Deuxième film du photographe Jerry Schatzberg, «The Panic in Needle Park» (USA, 1971) est l'un des films pionniers sur la drogue. Traitant de façon beaucoup plus réaliste que ne l'ont fait Danny Boyle («Trainspotting» (Grande-Bretagne, 1996)) ou Darren Aronofsky («Requiem for a dream» (USA, 2001)), «The Panic...» est tiré d'un livre et demeure le fruit de recherche faite par Schatzberg lui-même. Si les recherches autour du milieu de la drogue new-yorkaise est essentielle, c'est car elle transparaissent à l'écran. Soutenu par une caméra qui filme souvent au plus près des visages, qui vient accompagner la seringue pénétrant dans la veine, l'histoire nous atteint par la promiscuité avec le spectateur qu'installe la réalisation. On ressent Bobby (premier grand rôle au cinéma d'Al Pacino) et Helen (Kitty Winn) à nos côtés, grâce à l'acuité intense de l'oeil de Jerry Schatzberg. Loin de la diabolisation de «Trainspotting» ou de «Requiem...», «The Panic in Needle Park», vêtu d'un voile quelque peu documentaire, nous expose stricto sensus les affres de la drogue, le quotidien d'un drogué et la décente dans la dépendance. Impossible de parler véritablement de descente aux enfers ici tellement le cinéaste réussit à ne pas stigmatiser son film.
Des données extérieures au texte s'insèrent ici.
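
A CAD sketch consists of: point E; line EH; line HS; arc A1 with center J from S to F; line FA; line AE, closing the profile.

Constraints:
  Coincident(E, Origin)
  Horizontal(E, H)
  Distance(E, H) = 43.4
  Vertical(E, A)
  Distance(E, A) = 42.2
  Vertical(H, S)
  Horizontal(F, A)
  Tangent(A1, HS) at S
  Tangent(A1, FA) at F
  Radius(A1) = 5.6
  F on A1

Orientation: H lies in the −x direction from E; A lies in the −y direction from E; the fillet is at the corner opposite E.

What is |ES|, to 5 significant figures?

56.773

E is at the origin; EH is horizontal with |EH| = 43.4 and H on the −x side, so H = (-43.400, 0.0000). EA is vertical with |EA| = 42.2 and A on the −y side, so A = (0.0000, -42.200). The virtual corner opposite E is at (-43.400, -42.200). A1 meets HS tangentially, so JS is at right angles to HS and the tangent condition forces JF to be normal to FA, with radius 5.6, so the center J sits 5.6 in from both sides at J = (-37.800, -36.600). That places the tangent points at S = (-43.400, -36.600) on HS and F = (-37.800, -42.200) on FA. Then |ES| = |S − E| = 56.773.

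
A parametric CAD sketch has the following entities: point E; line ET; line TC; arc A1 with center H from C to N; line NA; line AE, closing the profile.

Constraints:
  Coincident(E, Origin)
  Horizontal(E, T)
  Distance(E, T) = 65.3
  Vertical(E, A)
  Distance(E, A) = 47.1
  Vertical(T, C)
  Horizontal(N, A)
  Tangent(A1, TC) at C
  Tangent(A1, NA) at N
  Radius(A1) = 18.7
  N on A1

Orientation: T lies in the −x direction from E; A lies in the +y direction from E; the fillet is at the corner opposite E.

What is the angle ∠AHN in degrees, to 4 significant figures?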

Cependant ceci n'empêche pas le film d'avoir un propos anti-drogue. La fin s'en veut pour preuve, s'achevant brutalement, où la dernière réplique est : «And well... ?» : «Et maintenant... ?». Finissant ainsi son oeuvre, Schatzberg laisse le tout en ouverture, ne laissant qu'au couple de drogués la solution du cercle vicieux, sans autre issu qu'un perpétuel recommencement. La drogue ne mène nulle part, sinon de là où on vient. Pour Schatzberg donc, la drogue est tout sauf un échappatoire, c'est surtout un ancrage inébranlable dans sa condition. Enfin le film est dotée d'une photographie salie, manière classique mais efficace de transcrire le fond par la forme. «The Panic...» est un des films les plus exemplaire sur le milieu des drogués.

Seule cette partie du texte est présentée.